The disappointed Deutsche Bank staff compelled to leave with nothing at all
If you lose your job at Deutsche Bank, you will not get a big severance payment. Ever since early 2018, the German bank has paid the statutory minimum in the UK, plus maybe a 10% sweetener. It's not great, but given that laid-off employees also usually walk away with their deferred stock bonuses, it's not too bad.
If you leave Deutsche Bank voluntarily, however, it's another matter. There's no severance payment. No sweetener. No notice period, no gardening leave, and most importantly no deferred stock bonuses. You walk away with nothing. And if you're in the U.S. you also forego your health insurance.
Nonetheless, several staff in Deutsche Bank's Capital Release Unit (CRU), which is winding down the books in businesses DB is exiting, tell us this is what they feel compelled to do. Many are annoyed by Deutsche allegedly reneging on an earlier promise to allow staff concerned to take voluntary redundancy, and by alleged repeated promises of pay rises - which have not been forthcoming.

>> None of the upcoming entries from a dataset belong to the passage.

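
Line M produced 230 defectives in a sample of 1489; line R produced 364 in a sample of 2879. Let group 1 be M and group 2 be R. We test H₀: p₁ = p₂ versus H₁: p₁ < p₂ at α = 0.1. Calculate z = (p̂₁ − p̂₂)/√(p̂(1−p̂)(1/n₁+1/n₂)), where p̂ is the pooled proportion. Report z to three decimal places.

z = 2.562

p̂₁ = 230/1489 = 0.154466, p̂₂ = 364/2879 = 0.126433.
Pooled p̂ = (230+364)/(1489+2879) = 594/4368 = 0.135989.
SE = √(0.117496 × 0.00101893) = 0.010942.
z = (0.154466 − 0.126433)/0.010942 = 0.028033/0.010942 = 2.562.
p-value = P(Z < 2.562) ≈ 0.9948. With α = 0.1, fail to reject H₀.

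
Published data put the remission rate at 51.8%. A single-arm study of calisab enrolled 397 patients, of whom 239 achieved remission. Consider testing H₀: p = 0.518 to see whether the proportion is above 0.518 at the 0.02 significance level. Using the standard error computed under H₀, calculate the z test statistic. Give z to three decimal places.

z = 3.350

p̂ = 239/397 ≈ 0.60202.
Standard error under H₀: √(0.518×0.482/397) = 0.02508.
z = (0.60202 − 0.518)/0.02508 = 0.08402/0.02508 = 3.350.
p-value = P(Z > 3.350) ≈ 0.0004; since p < α = 0.02, reject H₀.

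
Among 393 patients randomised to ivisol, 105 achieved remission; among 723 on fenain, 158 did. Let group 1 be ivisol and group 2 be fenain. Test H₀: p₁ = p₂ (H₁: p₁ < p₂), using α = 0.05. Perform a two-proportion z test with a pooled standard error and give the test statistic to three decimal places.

z = 1.829

p̂₁ = 105/393 = 0.26718, p̂₂ = 158/723 = 0.21853.
Pooled p̂ = (105+158)/(393+723) = 263/1116 = 0.23566.
SE = √(p̂(1−p̂)(1/n₁+1/n₂)) = √(0.23566·0.76434·0.00392766) = √(0.000707473) = 0.02660.
z = (0.26718 − 0.21853)/0.02660 = 0.04865/0.02660 = 1.829.
p-value = P(Z < 1.829) ≈ 0.9663; since p > α = 0.05, fail to reject H₀.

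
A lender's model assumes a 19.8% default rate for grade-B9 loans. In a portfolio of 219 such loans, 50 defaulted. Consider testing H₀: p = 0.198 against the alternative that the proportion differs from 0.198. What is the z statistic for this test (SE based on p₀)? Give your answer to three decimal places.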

Deutsche Bank declined to comment for this article. One recently ex-employee in the prime brokerage team, which is moving to BNP Paribas, said he reluctantly walked away from his deferred stock and Deutsche left empty-handed after weeks of vacillation on behalf of the bank.
"During the initial meeting in early July when they announced the closure of the equities unit, we told at a meeting that we were being moved into the CRU for administrative reasons until the BNP deal was finalized - and that if we spoke to our managers we could take the option of voluntary redundancy. I later decided to do that, and was told it wasn't actually on the table," he says.
Other insiders say they were offered money and salary increases to stay until the BNP deal is closed. But offers weren't put in writing and were repeatedly retracted.
It's not clear how widespread this experience is, although the employee in question claims other front office staff in the units being transferred to BNP Paribas have been treated similarly. Other members of the broader CRU say they've also been through the same thing.
"Initially, we were offered the same package to leave as the people being cut," says one. "But we were also told that if we stuck around the bank would do the right thing for us and allow us to leave with severance pay and deferred bonuses if we wanted to.
"That offer's been removed," he says. "If we want to leave now, we have to go without any package and without our stock, which is pretty meaningful given we've also had years of poor pay and the poor stock performance on our deferred portion.
"It's very frustrating," he adds. "We would have been better off saying, 'No, I won't help, cut me now,' at the start. Instead, we're stuck here, shutting down a business as our skills and marketablity deterioriate."
As we reported in early August, some senior traders left the CRU at the outset. Deutsche is reportedly moving up to 800 staff to BNP Paribas, although this includes support staff as well as front office traders.